A senior administration official confirmed the departure to ABC News saying, “After more than a year of service at the National Security Council, Mr. Morrison has decided to pursue other opportunities — and has been considering doing so for some time. We wish him well.”

Sources told ABC News that Morrison — though a career official — was very close to former national security adviser John Bolton.

Morrison is the second current White House official expected to face investigators, following the testimony earlier this week by Army Lt. Col. Alexander Vindman, who currently works at the National Security Council as director of European Affairs.

While the White House has sought to prevent Morrison from testifying, Morrison’s attorney has said he intends to testify under subpoena.

“If subpoenaed, Mr. Morrison plans to appear for his deposition. We will not be commenting on what he will say to the Committees,” his counsel Barbara Van Gelder said in a statement.

Vindman, the first witness who actually listened in on the president’s July 25 phone conversation with Ukrainian President Volodymyr Zelenskiy, told investigators he was so “concerned” by what he heard that he raised alarms with a White House lawyer.

Morrison’s testimony would also be significant if it further corroborates the story of William Taylor, the highest-ranking diplomat to Ukraine who mentioned Morrison by name repeatedly in the course of his testimony to House investigators last week.

According to his prepared opening statement obtained by ABC News, Taylor told investigators that Morrison told him about a phone call during which EU Ambassador Gordon Sondland told Andrey Yermak, an adviser to the Ukrainian president, that “security assistance money would not come until President Zelenskiy committed to pursue the Burisma investigation.”
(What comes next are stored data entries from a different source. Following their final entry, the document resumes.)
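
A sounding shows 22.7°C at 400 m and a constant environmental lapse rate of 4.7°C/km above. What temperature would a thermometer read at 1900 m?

From 400 m to 1900 m (environmental): cools by 4.7 × 1.5 = 7.05°C, giving 15.65°C.

15.65°C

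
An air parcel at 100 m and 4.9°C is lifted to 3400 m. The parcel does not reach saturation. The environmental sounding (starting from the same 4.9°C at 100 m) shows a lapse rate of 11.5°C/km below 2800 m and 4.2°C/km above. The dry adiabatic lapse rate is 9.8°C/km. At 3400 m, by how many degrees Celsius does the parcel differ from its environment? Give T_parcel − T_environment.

+1.23°C (parcel warmer than environment)

Parcel:
  From 100 m to 3400 m (dry): cools by 9.8 × 3.3 = 32.34°C, giving -27.44°C.
Environment:
  From 100 m to 2800 m (environment, lower layer): cools by 11.5 × 2.7 = 31.05°C, giving -26.15°C.
  From 2800 m to 3400 m (environment, upper layer): cools by 4.2 × 0.6 = 2.52°C, giving -28.67°C.
T_parcel − T_env = -27.44 − (-28.67) = +1.23°C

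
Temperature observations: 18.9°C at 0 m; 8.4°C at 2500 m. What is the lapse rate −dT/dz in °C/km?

Γ = −ΔT/Δz = (18.9 − 8.4) / (2500 − 0) m
  = 10.5°C / 2.5 km = 4.2°C/km

4.2°C/km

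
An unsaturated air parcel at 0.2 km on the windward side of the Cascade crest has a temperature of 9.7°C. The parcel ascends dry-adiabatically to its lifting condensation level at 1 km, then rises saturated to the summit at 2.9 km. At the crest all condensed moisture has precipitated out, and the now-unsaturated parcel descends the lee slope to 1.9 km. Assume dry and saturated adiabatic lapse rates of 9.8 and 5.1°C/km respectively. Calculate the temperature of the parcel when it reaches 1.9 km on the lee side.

1.97°C

200 → 1000 m (dry, 9.8°C/km): ΔT = -9.8 × 0.8 = -7.84°C → T = 1.86°C
1000 → 2900 m (saturated, 5.1°C/km): ΔT = -5.1 × 1.9 = -9.69°C → T = -7.83°C
2900 → 1900 m (dry descent, 9.8°C/km): ΔT = +9.8 × 1 = +9.8°C → T = 1.97°C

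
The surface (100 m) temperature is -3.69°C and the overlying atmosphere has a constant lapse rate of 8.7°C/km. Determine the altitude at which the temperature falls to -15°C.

1400 m

Height above start = (-3.69 − (-15)) / 8.7 = 1.3 km
Altitude = 100 m + 1300 m = 1400 m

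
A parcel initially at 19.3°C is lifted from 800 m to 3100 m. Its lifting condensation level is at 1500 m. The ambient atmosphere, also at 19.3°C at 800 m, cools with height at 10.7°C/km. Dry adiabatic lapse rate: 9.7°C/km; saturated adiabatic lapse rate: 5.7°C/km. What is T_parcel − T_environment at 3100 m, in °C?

+8.7°C (parcel warmer than environment)

Parcel:
  800 → 1500 m (dry, 9.7°C/km): ΔT = -9.7 × 0.7 = -6.79°C → T = 12.51°C
  1500 → 3100 m (saturated, 5.7°C/km): ΔT = -5.7 × 1.6 = -9.12°C → T = 3.39°C
Environment:
  800 → 3100 m (environment, 10.7°C/km): ΔT = -10.7 × 2.3 = -24.61°C → T = -5.31°C
T_parcel − T_env = 3.39 − (-5.31) = +8.7°C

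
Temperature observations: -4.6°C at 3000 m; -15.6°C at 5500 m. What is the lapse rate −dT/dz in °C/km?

4.4°C/km

Γ = −ΔT/Δz = (-4.6 − (-15.6)) / (5500 − 3000) m
  = 11°C / 2.5 km = 4.4°C/km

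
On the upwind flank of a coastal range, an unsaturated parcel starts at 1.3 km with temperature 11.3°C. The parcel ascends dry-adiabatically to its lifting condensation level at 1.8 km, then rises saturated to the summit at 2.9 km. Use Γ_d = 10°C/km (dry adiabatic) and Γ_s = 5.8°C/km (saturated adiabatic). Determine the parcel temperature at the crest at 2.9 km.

-0.08°C

Dry to 1800 m: -10 × 0.5 km = -5°C, so T = 6.3°C.
Saturated to 2900 m: -5.8 × 1.1 km = -6.38°C, so T = -0.08°C.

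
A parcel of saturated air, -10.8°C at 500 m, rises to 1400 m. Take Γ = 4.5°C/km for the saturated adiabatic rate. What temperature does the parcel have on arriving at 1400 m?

From 500 m to 1400 m (saturated adiabatic): cools by 4.5 × 0.9 = 4.05°C, giving -14.85°C.

-14.85°C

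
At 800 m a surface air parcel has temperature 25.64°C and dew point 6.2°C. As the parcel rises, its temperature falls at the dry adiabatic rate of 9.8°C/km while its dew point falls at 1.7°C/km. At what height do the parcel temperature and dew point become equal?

T and T_d converge at 9.8 − 1.7 = 8.1°C per km
Height above start = (25.64 − 6.2) / 8.1 = 2.4 km
LCL altitude = 800 m + 2400 m = 3200 m

3200 m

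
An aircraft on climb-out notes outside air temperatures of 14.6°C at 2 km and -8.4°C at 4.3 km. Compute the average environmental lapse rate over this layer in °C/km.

10°C/km

Γ = −ΔT/Δz = (14.6 − (-8.4)) / (4300 − 2000) m
  = 23°C / 2.3 km = 10°C/km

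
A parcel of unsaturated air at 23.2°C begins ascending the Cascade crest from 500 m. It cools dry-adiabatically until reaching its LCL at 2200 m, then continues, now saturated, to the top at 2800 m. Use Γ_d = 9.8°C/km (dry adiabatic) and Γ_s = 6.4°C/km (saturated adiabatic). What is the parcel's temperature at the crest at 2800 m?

2.7°C

From 500 m to 2200 m (dry): cools by 9.8 × 1.7 = 16.66°C, giving 6.54°C.
From 2200 m to 2800 m (saturated): cools by 6.4 × 0.6 = 3.84°C, giving 2.7°C.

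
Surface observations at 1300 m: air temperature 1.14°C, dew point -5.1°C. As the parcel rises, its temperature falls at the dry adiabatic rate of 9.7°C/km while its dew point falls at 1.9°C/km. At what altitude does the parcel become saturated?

2100 m

T and T_d converge at 9.7 − 1.9 = 7.8°C per km
Height above start = (1.14 − (-5.1)) / 7.8 = 0.8 km
LCL altitude = 1300 m + 800 m = 2100 m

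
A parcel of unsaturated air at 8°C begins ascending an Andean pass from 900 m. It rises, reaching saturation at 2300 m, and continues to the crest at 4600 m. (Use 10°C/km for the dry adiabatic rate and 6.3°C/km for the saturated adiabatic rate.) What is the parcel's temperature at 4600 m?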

Burisma is the Ukrainian energy company associated with Hunter Biden, the son of former Vice President Biden Joe Biden.

Taylor said his conversation with Morrison was the first time he realized that security assistance was being withheld as a direct condition for the desired investigations.

Taylor also testified that Morrison told him he had a “sinking feeling” after talking with Sondland about a phone conversation Sondland had with President Donald Trump, during which Trump allegedly told Sondland that he was not asking for a “quid pro quo” but insisted that Zelenskiy “go to the microphone and say he is opening investigations of Biden and 2016 election interference.”

In his position as the NSC’s senior director for Europe and Russia, Morrison replaced Fiona Hill. Hill previously told House investigators that there was an effort within the administration to push back against a shadow diplomacy effort being led by the president’s personal lawyer Rudy Giuliani and that Bolton at one point directed her to tell the NSC’s lawyer that he was not any part of the “drug deal” Giuliani was cooking up.

Morrison’s testimony on Thursday comes on the same day that the House of Representatives is set to vote on a resolution formalizing the rules of the impeachment inquiry going forward.